Recently Patrick Delas and I attended a conference. In the normal run of things this would not be a significant event. But with the pandemic backdrop of the last two years, and with the additional dimension that the conference was in Bern, Switzerland, it felt important. Attending a conference in person brought home the benefits of connecting and interacting with others in a physical space which video calls, though excellent in their own way, cannot replicate.
The fact it was in Switzerland was interesting and a challenge. Not having travelled abroad for two years made it feel novel, but it was slightly unnerving to figure out what was needed to get into a country that does not recognise the vaccine we had received, and then imposes further requirements if you wanted to enter into any shared space whilst there. Seemingly endless tests were taken, apps downloaded and forms filled and thankfully all went well. Some passengers on the flight there did not fare so well as Swiss passport control refused their entry.
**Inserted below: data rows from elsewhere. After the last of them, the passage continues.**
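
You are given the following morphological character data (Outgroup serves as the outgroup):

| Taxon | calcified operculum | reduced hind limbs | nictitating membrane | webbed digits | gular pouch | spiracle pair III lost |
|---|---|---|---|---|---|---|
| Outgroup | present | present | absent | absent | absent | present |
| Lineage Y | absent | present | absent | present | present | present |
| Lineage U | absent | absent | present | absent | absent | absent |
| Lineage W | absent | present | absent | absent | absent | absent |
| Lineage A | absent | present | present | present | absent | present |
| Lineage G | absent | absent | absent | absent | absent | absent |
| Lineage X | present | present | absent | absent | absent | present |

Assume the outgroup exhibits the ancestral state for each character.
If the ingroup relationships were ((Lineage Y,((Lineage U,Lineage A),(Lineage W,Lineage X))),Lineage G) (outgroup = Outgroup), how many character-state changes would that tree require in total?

11

Map each character onto ((Lineage Y,((Lineage U,Lineage A),(Lineage W,Lineage X))),Lineage G) (rooted by Outgroup) and count the minimum state changes it requires (Fitch parsimony):
calcified operculum: 2; reduced hind limbs: 2; nictitating membrane: 1; webbed digits: 2; gular pouch: 1; spiracle pair III lost: 3.
Total tree length = 11.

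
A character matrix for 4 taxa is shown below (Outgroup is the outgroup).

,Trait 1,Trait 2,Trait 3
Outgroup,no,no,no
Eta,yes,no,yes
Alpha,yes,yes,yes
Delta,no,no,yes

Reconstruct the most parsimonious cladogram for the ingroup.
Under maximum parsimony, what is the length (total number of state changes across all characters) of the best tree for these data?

3

The outgroup has state 'no' for every character, so 'yes' is the derived state throughout.
Trait 1: derived state 'yes' in Alpha and Eta only — synapomorphy for {Alpha, Eta}.
Trait 2: derived state 'yes' in Alpha only — an autapomorphy, so it tells us nothing about relationships among taxa.
Trait 3 (derived state 'yes') is shared by all ingroup taxa — unites the whole ingroup.
Most parsimonious ingroup topology: ((Eta,Alpha),Delta).
Changes per character on this tree: Trait 1: 1; Trait 2: 1; Trait 3: 1.
Total = 3.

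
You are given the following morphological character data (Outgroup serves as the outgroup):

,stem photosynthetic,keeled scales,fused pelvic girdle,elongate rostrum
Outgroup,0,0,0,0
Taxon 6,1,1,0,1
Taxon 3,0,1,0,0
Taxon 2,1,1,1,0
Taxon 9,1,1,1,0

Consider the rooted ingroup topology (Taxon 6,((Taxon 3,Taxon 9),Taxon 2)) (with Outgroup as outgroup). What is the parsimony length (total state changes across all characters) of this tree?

6

Map each character onto (Taxon 6,((Taxon 3,Taxon 9),Taxon 2)) (rooted by Outgroup) and count the minimum state changes it requires (Fitch parsimony):
stem photosynthetic: 2; keeled scales: 1; fused pelvic girdle: 2; elongate rostrum: 1.
Total tree length = 6.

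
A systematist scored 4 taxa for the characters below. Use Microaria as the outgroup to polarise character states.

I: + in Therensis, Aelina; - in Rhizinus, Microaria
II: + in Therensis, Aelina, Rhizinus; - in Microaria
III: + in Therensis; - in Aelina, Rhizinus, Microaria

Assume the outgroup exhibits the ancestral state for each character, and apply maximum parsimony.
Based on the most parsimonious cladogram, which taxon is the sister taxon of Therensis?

The outgroup has state '-' for every character, so '+' is the derived state throughout.
Only Aelina and Therensis show the derived state '+' for I, supporting them as a clade.
II (derived state '+') is shared by all ingroup taxa — unites the whole ingroup.
III: derived state '+' in Therensis only — an autapomorphy, so it tells us nothing about relationships among taxa.
Most parsimonious ingroup topology: (Rhizinus,(Aelina,Therensis)).
Therensis and Aelina form a cherry on this tree, so they are sister taxa.

Aelina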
The event in question was Lexunion's annual conference, postponed from last year. Lexunion is a network of European lawyers, mostly notaries, some of whom are academics, tax advisors and lawyers who specialise in cross-border matters. Russell-Cooke is the UK member. It was simply great to reconnect with fellow professionals who we have got to know through the network. All could share their experiences about what had happened during the recent difficult times.
The conference is based around a solid academic discussion on a relevant topic which has been prepared by the speakers in the prior six months or so. The subject this year was Usufructs, a civil law concept which divides legal property ownership between parties allowing one owner the use and fruit of the assets and the property passes to the other owner when that use ends. The presentations were lively and engaging with speakers from seven different jurisdictions and Patrick and I talking about trusts and the UK taxation of Usufructs. Being in Switzerland, we were asked to think about such matters as what the use or income of chocolate might be: eat now, repay later was the popular conclusion.
Later on we divided into groups to look around Bern. I went for a walking tour of this interesting capital city. The town clock was a highlight of mechanical design including a moving statue of Kronos and bells ringing on the hour. As the main clock in this capital city it kept time for the whole of Switzerland until Greenwich Mean Time took over in the 19th century. More cross-border thoughts. Patrick joined the more adventurous in the group and partook in the local pastime of swimming in the fast flowing River Arre. The river goes around three sides of the city at some speed, with designated entry and exit points for swimmers to safely float along. It was such fun many did it twice; just to connect with the place a little bit more of course.
The pandemic has not ended yet. However, the return of events like this with all the necessary precautions is very welcome. As a careful first step towards 'normal life', it was a definite success.